Although studies may report only overall unit attrition rates, such as 30% attrition, they rarely provide critical information, including 1) the timing of dropout, such as during enrollment, the first week, or the last phase; 2) participant-reported reasons for discontinuation; and 3) characteristics of attrition, including comparisons of baseline characteristics between completers and dropouts. To assess nonrandom attrition, studies should routinely compare baseline characteristics between participants who complete the intervention and those who drop out. Without this information, it is not possible to determine whether the observed effectiveness reflects a true intervention effect or simply that only the most motivated and digitally literate participants remained in the study.
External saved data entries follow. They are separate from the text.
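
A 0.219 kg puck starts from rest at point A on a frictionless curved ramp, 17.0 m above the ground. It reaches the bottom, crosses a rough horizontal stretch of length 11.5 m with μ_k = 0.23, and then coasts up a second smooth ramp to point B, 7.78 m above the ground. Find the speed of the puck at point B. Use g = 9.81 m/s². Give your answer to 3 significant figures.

Energy at A: mgh₁ = (0.219)(9.81)(17.0) = 36.523 J
Friction loss: W_f = μ_k mg d = 5.682 J
At B: ½mv² + mgh₂ = mgh₁ − W_f
½mv² = 36.523 − 5.682 − 16.714 = 14.126 J
v = √(2 × 14.126/0.219) = 11.36 m/s

v = 11.4 m/s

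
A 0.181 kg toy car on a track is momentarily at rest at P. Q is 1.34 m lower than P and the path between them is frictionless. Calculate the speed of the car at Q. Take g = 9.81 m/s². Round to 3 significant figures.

v = 5.13 m/s

Equating total energy at the two states: mgh = ½mv²
v = √(2gh) = √(2 × 9.81 × 1.34) = √26.291 = 5.127 m/s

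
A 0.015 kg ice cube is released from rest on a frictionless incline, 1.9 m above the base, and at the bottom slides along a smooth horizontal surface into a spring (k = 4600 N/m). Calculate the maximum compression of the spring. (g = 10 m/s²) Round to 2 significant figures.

x = 0.011 m

Energy conservation (no friction) from release to max compression: mgh = ½kx²
x = √(2mgh/k) = √(2 × 0.015 × 10 × 1.9 / 4600) = 0.01113 m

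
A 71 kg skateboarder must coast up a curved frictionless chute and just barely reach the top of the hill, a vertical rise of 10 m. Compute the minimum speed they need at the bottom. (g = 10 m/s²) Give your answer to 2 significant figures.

v = 14 m/s

At the top they are momentarily at rest, so all KE converts to PE: ½mv² = mgh
v = √(2gh) = √(2 × 10 × 10) = 14.14 m/s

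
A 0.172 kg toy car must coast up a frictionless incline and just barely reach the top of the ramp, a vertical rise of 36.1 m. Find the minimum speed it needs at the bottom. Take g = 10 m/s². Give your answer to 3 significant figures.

At the top it is momentarily at rest, so all KE converts to PE: ½mv² = mgh
v = √(2gh) = √(2 × 10 × 36.1) = 26.87 m/s

v = 26.9 m/s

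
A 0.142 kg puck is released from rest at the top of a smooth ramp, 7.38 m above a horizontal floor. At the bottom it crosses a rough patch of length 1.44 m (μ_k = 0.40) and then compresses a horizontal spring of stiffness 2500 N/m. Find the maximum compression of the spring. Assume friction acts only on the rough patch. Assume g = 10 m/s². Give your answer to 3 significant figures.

x = 0.0879 m

Initial energy: E₁ = mgh = (0.142)(10)(7.38) = 10.480 J
Friction removes W_f = μ_k mg d = (0.40)(0.142)(10)(1.44) = 0.8179 J
Energy reaching the spring: E = 10.480 − 0.8179 = 9.6617 J
At max compression ½kx² = E ⇒ x = √(2E/k) = √(2 × 9.6617/2500) = 0.08792 m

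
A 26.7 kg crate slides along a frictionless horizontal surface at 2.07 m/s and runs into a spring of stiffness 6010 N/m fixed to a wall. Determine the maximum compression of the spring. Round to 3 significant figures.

At max compression the crate is momentarily at rest: ½mv² = ½kx²
x = v√(m/k) = 2.07 × √(26.7/6010) = 0.1380 m

x = 0.138 m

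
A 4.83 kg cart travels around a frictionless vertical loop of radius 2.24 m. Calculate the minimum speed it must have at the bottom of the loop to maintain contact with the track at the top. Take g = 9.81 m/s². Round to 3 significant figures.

At the top: mg = mv_top²/r ⇒ v_top² = gr = 21.97 m²/s²
Energy from bottom to top (height 2r): ½mv_bot² = ½mv_top² + mg(2r)
v_bot² = gr + 4gr = 5gr = 109.9
v_bot = √(5gr) = 10.48 m/s

v = 10.5 m/s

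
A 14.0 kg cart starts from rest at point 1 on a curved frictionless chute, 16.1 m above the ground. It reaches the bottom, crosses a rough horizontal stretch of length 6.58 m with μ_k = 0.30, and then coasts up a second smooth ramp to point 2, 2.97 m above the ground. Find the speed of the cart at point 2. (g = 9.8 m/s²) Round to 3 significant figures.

Energy at 1: mgh₁ = (14.0)(9.8)(16.1) = 2208.9 J
Friction loss: W_f = μ_k mg d = 270.8 J
At 2: ½mv² + mgh₂ = mgh₁ − W_f
½mv² = 2208.9 − 270.8 − 407.48 = 1530.6 J
v = √(2 × 1530.6/14.0) = 14.79 m/s

v = 14.8 m/s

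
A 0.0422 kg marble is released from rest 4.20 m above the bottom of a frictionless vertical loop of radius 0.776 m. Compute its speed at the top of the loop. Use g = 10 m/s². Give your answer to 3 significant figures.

v = 7.28 m/s

Energy conservation: mgh = ½mv_top² + mg(2r)
v_top² = 2g(h − 2r) = 2(10)(4.20 − 1.552) = 52.96
v_top = 7.277 m/s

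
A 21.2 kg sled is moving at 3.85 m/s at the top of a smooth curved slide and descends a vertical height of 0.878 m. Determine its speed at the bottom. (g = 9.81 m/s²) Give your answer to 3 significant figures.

Mechanical energy is conserved (no friction): ½mv₀² + mgh = ½mv²
v² = v₀² + 2gh = (3.85)² + 2(9.81)(0.878) = 32.049
v = √32.049 = 5.661 m/s

v = 5.66 m/s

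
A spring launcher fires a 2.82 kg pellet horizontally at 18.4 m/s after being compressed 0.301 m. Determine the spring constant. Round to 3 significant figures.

k = 10500 N/m

Spring PE at full compression equals KE at release: ½kx² = ½mv²
k = mv²/x² = (2.82)(18.4)²/(0.301)² = 10538 N/m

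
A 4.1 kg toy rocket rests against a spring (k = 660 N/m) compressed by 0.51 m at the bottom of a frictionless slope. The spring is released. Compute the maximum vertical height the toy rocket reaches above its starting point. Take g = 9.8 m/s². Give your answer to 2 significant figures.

All spring PE becomes gravitational PE at the highest point: ½kx² = mgh
h = kx²/(2mg) = (660)(0.51)²/(2 × 4.1 × 9.8) = 2.136 m

h = 2.1 m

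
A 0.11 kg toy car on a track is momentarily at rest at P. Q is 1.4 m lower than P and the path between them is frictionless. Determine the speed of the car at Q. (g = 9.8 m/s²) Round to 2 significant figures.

v = 5.2 m/s

Mechanical energy is conserved (no friction): mgh = ½mv²
v = √(2gh) = √(2 × 9.8 × 1.4) = √27.440 = 5.238 m/s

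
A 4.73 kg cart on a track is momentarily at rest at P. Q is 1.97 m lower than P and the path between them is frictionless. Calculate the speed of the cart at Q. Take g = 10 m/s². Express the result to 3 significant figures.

Equating total energy at the two states: mgh = ½mv²
v = √(2gh) = √(2 × 10 × 1.97) = √39.400 = 6.277 m/s

v = 6.28 m/s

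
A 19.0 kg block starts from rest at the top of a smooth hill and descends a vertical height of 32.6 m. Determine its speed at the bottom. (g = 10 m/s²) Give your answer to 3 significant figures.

v = 25.5 m/s

Equating total energy at the two states: mgh = ½mv²
v = √(2gh) = √(2 × 10 × 32.6) = √652.00 = 25.53 m/s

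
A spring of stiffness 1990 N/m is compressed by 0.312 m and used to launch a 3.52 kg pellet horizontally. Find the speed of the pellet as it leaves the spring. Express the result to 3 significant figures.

Spring PE converts entirely to kinetic energy: ½kx² = ½mv²
v = x√(k/m) = 0.312 × √(1990/3.52) = 7.418 m/s

v = 7.42 m/s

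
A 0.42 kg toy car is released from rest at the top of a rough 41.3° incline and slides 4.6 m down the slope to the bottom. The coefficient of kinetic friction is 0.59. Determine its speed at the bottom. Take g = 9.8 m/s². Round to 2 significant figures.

v = 4.4 m/s

Energy: mgh = ½mv² + W_f, with h = L sinθ and W_f = μ_k (mg cosθ) L
mgh = mgL sinθ = (0.42)(9.8)(4.6)sin41.3° = 12.496 J
W_f = μ_k mg cosθ · L = (0.59)(0.42)(9.8)cos41.3°·4.6 = 8.392 J
½mv² = 12.496 − 8.392 = 4.1040 J
v = √(2 × 4.1040/0.42) = 4.421 m/s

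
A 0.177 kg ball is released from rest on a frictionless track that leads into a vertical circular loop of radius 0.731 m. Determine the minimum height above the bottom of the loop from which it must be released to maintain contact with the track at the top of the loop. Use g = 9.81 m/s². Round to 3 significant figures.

At the top, for minimum speed gravity alone supplies the centripetal force: mg = mv_top²/r ⇒ v_top² = gr = 7.171 m²/s²
Energy conservation from release height h to the top (height 2r): mgh = ½mv_top² + mg(2r)
h = v_top²/(2g) + 2r = r/2 + 2r = 5r/2 = 1.827 m

h = 1.83 m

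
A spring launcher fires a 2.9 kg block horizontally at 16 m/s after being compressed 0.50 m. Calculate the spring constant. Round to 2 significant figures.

½kx² = ½mv²
k = mv²/x² = (2.9)(16)²/(0.50)² = 2970 N/m

k = 3000 N/m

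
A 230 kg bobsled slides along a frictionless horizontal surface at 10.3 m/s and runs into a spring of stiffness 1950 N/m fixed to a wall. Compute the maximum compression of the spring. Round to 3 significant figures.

x = 3.54 m

At max compression the bobsled is momentarily at rest: ½mv² = ½kx²
x = v√(m/k) = 10.3 × √(230/1950) = 3.537 m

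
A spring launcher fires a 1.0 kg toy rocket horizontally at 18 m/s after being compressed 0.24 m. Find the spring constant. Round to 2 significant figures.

k = 5600 N/m

½kx² = ½mv²
k = mv²/x² = (1.0)(18)²/(0.24)² = 5625 N/m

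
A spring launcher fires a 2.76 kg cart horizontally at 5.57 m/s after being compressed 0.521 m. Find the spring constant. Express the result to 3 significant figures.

k = 315 N/m

Spring PE at full compression equals KE at release: ½kx² = ½mv²
k = mv²/x² = (2.76)(5.57)²/(0.521)² = 315.5 N/m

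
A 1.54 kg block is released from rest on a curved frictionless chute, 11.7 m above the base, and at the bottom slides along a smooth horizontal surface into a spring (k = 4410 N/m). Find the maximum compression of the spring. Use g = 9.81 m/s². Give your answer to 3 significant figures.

x = 0.283 m

Gravitational PE at the top equals spring PE at max compression: mgh = ½kx²
x = √(2mgh/k) = √(2 × 1.54 × 9.81 × 11.7 / 4410) = 0.2831 m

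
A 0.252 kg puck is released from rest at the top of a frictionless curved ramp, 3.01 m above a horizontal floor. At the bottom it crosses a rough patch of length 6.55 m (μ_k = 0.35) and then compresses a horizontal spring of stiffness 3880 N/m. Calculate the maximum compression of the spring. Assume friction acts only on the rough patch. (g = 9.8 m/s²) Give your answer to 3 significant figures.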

Collecting and reporting reasons for attrition in anonymous online studies is challenging. However, without standardized reporting, readers cannot assess whether nonrandom dropout biases effect estimates, affecting internal validity, or whether high dropout limits generalizability, affecting external validity. Therefore, we propose a minimal reporting set for dropout. Addressing this problem requires concerted action at three levels. At the researcher level, transparent reporting of attrition, including the timing of attrition, number of attritions at each stage, reasons for withdrawal, initial comparisons of completers and dropouts, and management of missing outcome data, should become a professional standard. At the journal level, journals should require authors to complete a standard checklist for reporting attrition in digital health intervention studies at the time of submission, and peer reviewers should consider this checklist as part of manuscript evaluation. At the health policy level, funding agencies and health technology assessors should interpret evidence on attrition as an indicator of readiness for implementation in real-world settings. Early or selective attrition may indicate limited acceptability, applicability, cultural appropriateness, or scalability of an intervention, even when efficacy outcomes appear desirable. Therefore, decisions about funding, acceptance, or implementation of a digital health intervention should consider not only intervention effectiveness but also the transparency, pattern, and potential bias of attrition.